Michelle O's Anger Issues?


Here's an insightful piece from the UK's Telegraph . It discusses what may be the root source of Barack Obama's disrespectful treatment of UK Prime Minister Gordon Brown. Take it for what it's worth.
We may just LURVE Michelle's fashion sense. But Michelle doesn't reciprocate our affection, one bit. Her broad-brush view of history associates Brits with the wicked white global hegemony responsible for the slave trade. Never mind that a white, Tory Englishman - William Wilberforce - brought the slave trade to an end. Judging by her record, Michelle does not make room for such subtle nuance.

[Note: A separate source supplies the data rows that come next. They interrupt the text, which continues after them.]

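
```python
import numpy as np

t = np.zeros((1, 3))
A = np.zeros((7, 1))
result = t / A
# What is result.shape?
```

(7, 3)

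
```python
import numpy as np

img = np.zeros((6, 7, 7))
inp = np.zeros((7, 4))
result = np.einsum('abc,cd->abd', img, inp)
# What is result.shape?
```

(6, 7, 4)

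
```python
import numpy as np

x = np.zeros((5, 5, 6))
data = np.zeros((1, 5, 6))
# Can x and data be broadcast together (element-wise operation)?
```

Yes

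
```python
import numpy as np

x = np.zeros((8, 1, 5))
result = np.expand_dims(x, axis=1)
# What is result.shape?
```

(8, 1, 1, 5)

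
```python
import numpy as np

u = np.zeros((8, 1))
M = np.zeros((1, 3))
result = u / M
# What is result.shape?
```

(8, 3)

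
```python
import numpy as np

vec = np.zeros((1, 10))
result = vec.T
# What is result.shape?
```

(10, 1)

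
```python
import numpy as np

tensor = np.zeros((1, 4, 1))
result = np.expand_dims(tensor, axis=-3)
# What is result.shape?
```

(1, 1, 4, 1)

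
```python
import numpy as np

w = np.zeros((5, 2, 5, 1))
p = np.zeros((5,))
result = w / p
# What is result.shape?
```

(5, 2, 5, 5)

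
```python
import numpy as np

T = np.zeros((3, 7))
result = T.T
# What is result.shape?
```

(7, 3)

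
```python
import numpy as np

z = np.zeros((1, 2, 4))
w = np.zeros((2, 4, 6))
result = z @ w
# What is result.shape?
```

(2, 2, 6)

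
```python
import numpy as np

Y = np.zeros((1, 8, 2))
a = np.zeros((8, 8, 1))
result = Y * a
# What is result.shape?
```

(8, 8, 2)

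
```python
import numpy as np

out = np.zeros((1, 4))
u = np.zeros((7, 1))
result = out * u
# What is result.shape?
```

(7, 4)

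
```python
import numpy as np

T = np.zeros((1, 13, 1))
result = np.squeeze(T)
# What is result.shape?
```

(13,)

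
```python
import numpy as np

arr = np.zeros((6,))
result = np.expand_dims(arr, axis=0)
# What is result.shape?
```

(1, 6)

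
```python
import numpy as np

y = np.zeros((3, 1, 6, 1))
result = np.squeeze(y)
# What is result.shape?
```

(3, 6)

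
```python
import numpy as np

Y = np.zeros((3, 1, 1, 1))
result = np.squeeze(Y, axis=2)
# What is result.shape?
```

(3, 1, 1)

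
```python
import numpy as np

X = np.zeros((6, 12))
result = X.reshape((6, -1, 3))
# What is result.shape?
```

(6, 4, 3)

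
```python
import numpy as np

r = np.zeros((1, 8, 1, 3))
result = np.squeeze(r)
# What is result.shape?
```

(8, 3)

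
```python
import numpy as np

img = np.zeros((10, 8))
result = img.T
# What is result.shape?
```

(8, 10)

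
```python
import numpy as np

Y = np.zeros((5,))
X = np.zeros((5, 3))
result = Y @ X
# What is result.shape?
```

(3,)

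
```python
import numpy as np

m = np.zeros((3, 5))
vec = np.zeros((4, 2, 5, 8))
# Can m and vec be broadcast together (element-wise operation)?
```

No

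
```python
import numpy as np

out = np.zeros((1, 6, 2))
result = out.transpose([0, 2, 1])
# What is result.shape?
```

(1, 2, 6)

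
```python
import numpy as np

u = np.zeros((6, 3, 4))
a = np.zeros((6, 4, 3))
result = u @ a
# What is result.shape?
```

(6, 3, 3)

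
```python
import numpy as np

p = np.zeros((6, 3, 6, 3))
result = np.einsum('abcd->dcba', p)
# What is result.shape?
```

(3, 6, 3, 6)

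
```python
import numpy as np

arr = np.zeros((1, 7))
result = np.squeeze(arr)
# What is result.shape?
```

(7,)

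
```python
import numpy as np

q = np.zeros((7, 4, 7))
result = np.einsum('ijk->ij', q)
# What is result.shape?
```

(7, 4)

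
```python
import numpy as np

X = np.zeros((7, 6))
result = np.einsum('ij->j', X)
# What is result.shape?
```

(6,)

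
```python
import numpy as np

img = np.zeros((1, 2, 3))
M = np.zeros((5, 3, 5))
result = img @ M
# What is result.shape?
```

(5, 2, 5)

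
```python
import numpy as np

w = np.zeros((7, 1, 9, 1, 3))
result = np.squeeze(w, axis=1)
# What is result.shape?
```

(7, 9, 1, 3)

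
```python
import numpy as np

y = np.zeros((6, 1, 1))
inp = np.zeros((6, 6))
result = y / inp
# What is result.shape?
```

(6, 6, 6)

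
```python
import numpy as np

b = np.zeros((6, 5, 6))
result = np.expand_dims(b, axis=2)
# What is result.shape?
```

(6, 5, 1, 6)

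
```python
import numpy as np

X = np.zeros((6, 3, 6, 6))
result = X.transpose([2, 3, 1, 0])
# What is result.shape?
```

(6, 6, 3, 6)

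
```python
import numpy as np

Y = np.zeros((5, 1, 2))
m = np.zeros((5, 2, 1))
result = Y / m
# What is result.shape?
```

(5, 2, 2)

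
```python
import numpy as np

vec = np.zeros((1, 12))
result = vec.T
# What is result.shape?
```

(12, 1)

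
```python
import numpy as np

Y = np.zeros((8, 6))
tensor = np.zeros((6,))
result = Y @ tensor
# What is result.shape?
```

(8,)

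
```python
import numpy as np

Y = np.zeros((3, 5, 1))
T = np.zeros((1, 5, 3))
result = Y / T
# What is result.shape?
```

(3, 5, 3)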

In it (Michelle's senior thesis) she writes: "I have found that at Princeton, no matter how liberal and open-minded some of my white professors and classmates try to be toward me, I sometimes feel like a visitor on campus; as if I really don't belong. Regardless of the circumstances underwhich I interact with whites at Princeton, it often seems as if, to them, I will always be black first and a student second."

Here we see that she has mastered the authentic voice of grievance culture. She also - the thesis was written in 1985 - pre-empts the Macpherson report's ludicrous, catch-all definition of racism: "A racist incident is any incident which is perceived to be racist by the victim or any other person." No matter how hard young Michelle's white undergraduate contemporaries try to be nice, it's not their behaviour that counts, but how Michelle feels.

More worrying, though, and dangerous, than young Michelle's desperate quest for validation through victimhood is the other strain within her thesis. "As I enter my final year at Princeton," she writes. "I find myself striving for many of the same goals as my White classmates - acceptance to a prestigious graduate or professional school or a high paying position in a successful corporation. Thus, my goals at Princeton are not as clear as before."

"Yes, exactly, you silly girl" you want to shriek at young Michelle as you give her a good shake. "It's called 'opening your mind', 'broadening your experience', 'allowing youthful dogma to be shaped by reality.' It's why people go to university, don't you know?"